Christoph Loddenkemper¹ , Martin Schernus² , Michel Noutsias³ , Harald Stein¹ , Eckhard Thiel² and Dirk Nagorsen²

¹Department of Pathology, Charité -Universitätsmedizin Berlin, Campus Benjamin Franklin, Berlin, Germany

²Department of Hematology, Oncology, and Transfusion Medicine, Charité -Universitätsmedizin Berlin, Campus Benjamin Franklin, Berlin, Germany

³Department of Cardiology and Pneumonology, Charité -Universitätsmedizin Berlin, Campus Benjamin Franklin, Berlin, Germany

author email corresponding author email

Journal of Translational Medicine 2006, 4:52doi:10.1186/1479-5876-4-52


Published:	13 December 2006

Abstract

The immune system spontaneously responds to tumor-associated antigens in peripheral blood of colorectal cancer (CRC) patients. Regulatory T cells (Treg) are suspected of influencing the interaction between the tumor and immune system and thus the course of malignant diseases. However, the function of Tregs in the development of T cell responses and on the clinical course of CRC is not clear. We analyzed Treg infiltration (FOXP3 staining) in situ in 40 CRC patients and investigated whether there is a correlation to disease stage, systemic T cell response, and survival. Treg infiltration was significantly higher in CRC than in healthy colon. Stromal Treg infiltration was significantly higher than epithelial infiltration in CRC. Furthermore, Treg infiltration in the tumor was significantly higher in limited disease than in metastatic CRC. The average Treg infiltration rate in the tumor was non-significantly higher in patients without systemic TAA-specific T cell response.

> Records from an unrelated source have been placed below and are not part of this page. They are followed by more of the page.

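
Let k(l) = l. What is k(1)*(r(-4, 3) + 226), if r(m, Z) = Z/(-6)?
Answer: 451/2 ≈ 225.50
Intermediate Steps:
r(m, Z) = -Z/6 (r(m, Z) = Z*(-⅙) = -Z/6)
k(1)*(r(-4, 3) + 226) = 1*(-⅙*3 + 226) = 1*(-½ + 226) = 1*(451/2) = 451/2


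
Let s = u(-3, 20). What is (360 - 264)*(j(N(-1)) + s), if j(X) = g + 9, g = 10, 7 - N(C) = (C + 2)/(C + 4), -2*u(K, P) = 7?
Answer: 1488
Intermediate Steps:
u(K, P) = -7/2 (u(K, P) = -½*7 = -7/2)
N(C) = 7 - (2 + C)/(4 + C) (N(C) = 7 - (C + 2)/(C + 4) = 7 - (2 + C)/(4 + C))
s = -7/2 ≈ -3.5000
j(X) = 19 (j(X) = 10 + 9 = 19)
(360 - 264)*(j(N(-1)) + s) = (360 - 264)*(19 - 7/2) = 96*(31/2) = 1488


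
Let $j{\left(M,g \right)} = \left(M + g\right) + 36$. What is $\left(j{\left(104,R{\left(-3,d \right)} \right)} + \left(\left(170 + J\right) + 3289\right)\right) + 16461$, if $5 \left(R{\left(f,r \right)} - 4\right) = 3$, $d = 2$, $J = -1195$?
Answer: $\frac{94348}{5} \approx 18870.0$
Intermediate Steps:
$R{\left(f,r \right)} = \frac{23}{5}$ ($R{\left(f,r \right)} = 4 + \frac{1}{5} \cdot 3 = 4 + \frac{3}{5} = \frac{23}{5}$)
$j{\left(M,g \right)} = 36 + M + g$
$\left(j{\left(104,R{\left(-3,d \right)} \right)} + \left(\left(170 + J\right) + 3289\right)\right) + 16461 = \left(\left(36 + 104 + \frac{23}{5}\right) + \left(\left(170 - 1195\right) + 3289\right)\right) + 16461 = \left(\frac{723}{5} + \left(-1025 + 3289\right)\right) + 16461 = \left(\frac{723}{5} + 2264\right) + 16461 = \frac{12043}{5} + 16461 = \frac{94348}{5}$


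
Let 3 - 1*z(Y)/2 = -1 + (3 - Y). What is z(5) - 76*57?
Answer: -4320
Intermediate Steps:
z(Y) = 2 + 2*Y (z(Y) = 6 - 2*(-1 + (3 - Y)) = 6 - 2*(2 - Y) = 6 + (-4 + 2*Y) = 2 + 2*Y)
z(5) - 76*57 = (2 + 2*5) - 76*57 = (2 + 10) - 4332 = 12 - 4332 = -4320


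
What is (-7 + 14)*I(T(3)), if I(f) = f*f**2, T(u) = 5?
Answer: 875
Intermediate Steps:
I(f) = f**3
(-7 + 14)*I(T(3)) = (-7 + 14)*5**3 = 7*125 = 875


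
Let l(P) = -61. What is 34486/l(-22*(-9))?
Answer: -34486/61 ≈ -565.34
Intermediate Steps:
34486/l(-22*(-9)) = 34486/(-61) = 34486*(-1/61) = -34486/61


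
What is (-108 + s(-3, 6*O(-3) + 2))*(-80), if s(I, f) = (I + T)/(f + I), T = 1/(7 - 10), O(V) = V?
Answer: 491680/57 ≈ 8626.0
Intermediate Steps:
T = -1/3 (T = 1/(-3) = -1/3 ≈ -0.33333)
s(I, f) = (-1/3 + I)/(I + f) (s(I, f) = (I - 1/3)/(f + I) = (-1/3 + I)/(I + f))
(-108 + s(-3, 6*O(-3) + 2))*(-80) = (-108 + (-1/3 - 3)/(-3 + (6*(-3) + 2)))*(-80) = (-108 - 10/3/(-3 + (-18 + 2)))*(-80) = (-108 - 10/3/(-3 - 16))*(-80) = (-108 - 10/3/(-19))*(-80) = (-108 - 1/19*(-10/3))*(-80) = (-108 + 10/57)*(-80) = -6146/57*(-80) = 491680/57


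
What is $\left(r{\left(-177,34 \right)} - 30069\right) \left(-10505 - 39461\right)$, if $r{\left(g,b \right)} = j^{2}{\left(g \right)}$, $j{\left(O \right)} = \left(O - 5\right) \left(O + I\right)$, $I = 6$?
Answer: $-48394510090290$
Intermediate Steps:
$j{\left(O \right)} = \left(-5 + O\right) \left(6 + O\right)$ ($j{\left(O \right)} = \left(O - 5\right) \left(O + 6\right) = \left(-5 + O\right) \left(6 + O\right)$)
$r{\left(g,b \right)} = \left(-30 + g + g^{2}\right)^{2}$
$\left(r{\left(-177,34 \right)} - 30069\right) \left(-10505 - 39461\right) = \left(\left(-30 - 177 + \left(-177\right)^{2}\right)^{2} - 30069\right) \left(-10505 - 39461\right) = \left(\left(-30 - 177 + 31329\right)^{2} - 30069\right) \left(-49966\right) = \left(31122^{2} - 30069\right) \left(-49966\right) = \left(968578884 - 30069\right) \left(-49966\right) = 968548815 \left(-49966\right) = -48394510090290$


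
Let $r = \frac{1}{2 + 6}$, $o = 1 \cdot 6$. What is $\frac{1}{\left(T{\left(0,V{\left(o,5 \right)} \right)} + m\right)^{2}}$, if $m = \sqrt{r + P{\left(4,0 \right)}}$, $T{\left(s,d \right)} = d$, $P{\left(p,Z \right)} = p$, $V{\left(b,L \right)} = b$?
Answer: $\frac{16}{\left(24 + \sqrt{66}\right)^{2}} \approx 0.015505$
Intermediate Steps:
$o = 6$
$r = \frac{1}{8} \approx 0.125$
$m = \frac{\sqrt{66}}{4}$ ($m = \sqrt{\frac{1}{8} + 4} = \sqrt{\frac{33}{8}} = \frac{\sqrt{66}}{4} \approx 2.031$)
$\frac{1}{\left(T{\left(0,V{\left(o,5 \right)} \right)} + m\right)^{2}} = \frac{1}{\left(6 + \frac{\sqrt{66}}{4}\right)^{2}}$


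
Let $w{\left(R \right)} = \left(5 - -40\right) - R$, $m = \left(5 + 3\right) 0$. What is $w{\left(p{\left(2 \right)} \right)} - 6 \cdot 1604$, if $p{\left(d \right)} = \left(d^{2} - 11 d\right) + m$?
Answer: $-9561$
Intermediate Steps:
$m = 0$ ($m = 8 \cdot 0 = 0$)
$p{\left(d \right)} = d^{2} - 11 d$ ($p{\left(d \right)} = \left(d^{2} - 11 d\right) + 0 = d^{2} - 11 d$)
$w{\left(R \right)} = 45 - R$ ($w{\left(R \right)} = \left(5 + 40\right) - R = 45 - R$)
$w{\left(p{\left(2 \right)} \right)} - 6 \cdot 1604 = \left(45 - 2 \left(-11 + 2\right)\right) - 6 \cdot 1604 = \left(45 - 2 \left(-9\right)\right) - 9624 = \left(45 - -18\right) - 9624 = \left(45 + 18\right) - 9624 = 63 - 9624 = -9561$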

Survival did not differ between patients with high Treg infiltration and those with low Treg infiltration. In conclusion, a direct link between Treg infiltration in the tumor and the development of a systemic T cell response in CRC cannot be proven. However, local Treg infiltration was significantly higher in limited disease, in which a systemic TAA-directed T cell responses is less frequently observed.